Five years ago, director Natasha Mytnowych, actor Michelle Monteith and playwright Hannah Moscovitch collaborated for one of Summerworks’ greatest success stories, the bleak Stalinist love story The Russian Play. At that point, Monteith had already impressed Toronto audiences as Laura in CanStage’s The Glass Menagerie and Myntowych’s previous Summerworks show, Fly, had received strong notices. But this was probably the first time most theatergoers had heard Moscovitch’s name.

Now they can’t stop hearing it, and for good reason—Moscovitch might be best playwright Toronto’s got. Her storytelling is provocative and her use of language is elegant yet hilarious. This year, she’s reunited with Monteith and Mytnowych for another festival production, Little One, in which a boy confronts his inability to love his adopted sister, whose childhood trauma has left her bearing signs of psychopathy.

Monteith shines as Claire, the creepy, emotionally damaged sister, and Joe Cobden turns in a terrific, understated performance as her brother, Aaron (his deadpan delivery is reminiscent of Jason Bateman at his most tragicomic).
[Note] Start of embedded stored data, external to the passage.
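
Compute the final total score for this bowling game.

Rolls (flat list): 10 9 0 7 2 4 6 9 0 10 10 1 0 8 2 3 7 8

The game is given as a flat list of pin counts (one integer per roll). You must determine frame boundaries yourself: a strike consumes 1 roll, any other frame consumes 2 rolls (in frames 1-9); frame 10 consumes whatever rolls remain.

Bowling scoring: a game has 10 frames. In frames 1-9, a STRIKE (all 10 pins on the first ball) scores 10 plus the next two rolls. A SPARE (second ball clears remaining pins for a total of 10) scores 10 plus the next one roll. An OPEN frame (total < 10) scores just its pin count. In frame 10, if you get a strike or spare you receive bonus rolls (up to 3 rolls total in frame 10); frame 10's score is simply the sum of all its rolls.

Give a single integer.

Frame 1: STRIKE. 10 + next two rolls (9+0) = 19. Cumulative: 19
Frame 2: OPEN (9+0=9). Cumulative: 28
Frame 3: OPEN (7+2=9). Cumulative: 37
Frame 4: SPARE (4+6=10). 10 + next roll (9) = 19. Cumulative: 56
Frame 5: OPEN (9+0=9). Cumulative: 65
Frame 6: STRIKE. 10 + next two rolls (10+1) = 21. Cumulative: 86
Frame 7: STRIKE. 10 + next two rolls (1+0) = 11. Cumulative: 97
Frame 8: OPEN (1+0=1). Cumulative: 98
Frame 9: SPARE (8+2=10). 10 + next roll (3) = 13. Cumulative: 111
Frame 10: SPARE. Sum of all frame-10 rolls (3+7+8) = 18. Cumulative: 129

Answer: 129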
But as usual, it’s Moscovitch’s writing that really shines. A play that could easily be bogged down in exposition becomes a feat of suspense as Claire hovers ominously between irksome brat and destructive monster. And with her ear for dialogue, Moscovitch weaves rhythms and speech patterns so lifelike that the script’s moments of insidious cleverness cut like a knife.
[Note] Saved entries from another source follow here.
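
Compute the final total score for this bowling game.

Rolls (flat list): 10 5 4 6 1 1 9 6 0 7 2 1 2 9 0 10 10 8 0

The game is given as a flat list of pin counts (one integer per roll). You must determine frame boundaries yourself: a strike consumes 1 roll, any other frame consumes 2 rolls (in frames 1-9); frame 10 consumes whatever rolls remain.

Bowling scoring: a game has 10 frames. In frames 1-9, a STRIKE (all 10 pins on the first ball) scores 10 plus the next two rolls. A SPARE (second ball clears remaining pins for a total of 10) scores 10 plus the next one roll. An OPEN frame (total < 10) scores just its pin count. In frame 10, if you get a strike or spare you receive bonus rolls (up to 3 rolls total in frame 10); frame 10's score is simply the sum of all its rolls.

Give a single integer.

Answer: 124

Derivation:
Frame 1: STRIKE. 10 + next two rolls (5+4) = 19. Cumulative: 19
Frame 2: OPEN (5+4=9). Cumulative: 28
Frame 3: OPEN (6+1=7). Cumulative: 35
Frame 4: SPARE (1+9=10). 10 + next roll (6) = 16. Cumulative: 51
Frame 5: OPEN (6+0=6). Cumulative: 57
Frame 6: OPEN (7+2=9). Cumulative: 66
Frame 7: OPEN (1+2=3). Cumulative: 69
Frame 8: OPEN (9+0=9). Cumulative: 78
Frame 9: STRIKE. 10 + next two rolls (10+8) = 28. Cumulative: 106
Frame 10: STRIKE. Sum of all frame-10 rolls (10+8+0) = 18. Cumulative: 124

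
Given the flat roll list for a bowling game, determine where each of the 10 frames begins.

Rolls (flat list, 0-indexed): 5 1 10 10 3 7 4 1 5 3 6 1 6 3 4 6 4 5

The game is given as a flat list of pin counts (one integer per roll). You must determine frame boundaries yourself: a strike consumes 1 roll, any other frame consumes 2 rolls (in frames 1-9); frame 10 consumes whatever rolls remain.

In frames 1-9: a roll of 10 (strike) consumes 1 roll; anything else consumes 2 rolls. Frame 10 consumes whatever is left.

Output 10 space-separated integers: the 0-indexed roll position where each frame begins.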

Little One is sure to be another Summerworks juggernaut for the three Ms, and we would be surprised if it doesn’t get snatched up for a full staging somewhere. It’s a gutsy script that bursts with menace, humour and even tenderness, as it asks whether love can—and should—always be unconditional. The answer might make you squirm.

The details: To Aug. 14. $15. Theatre Passe Muraille, 16 Ryerson Ave., summerworks.ca.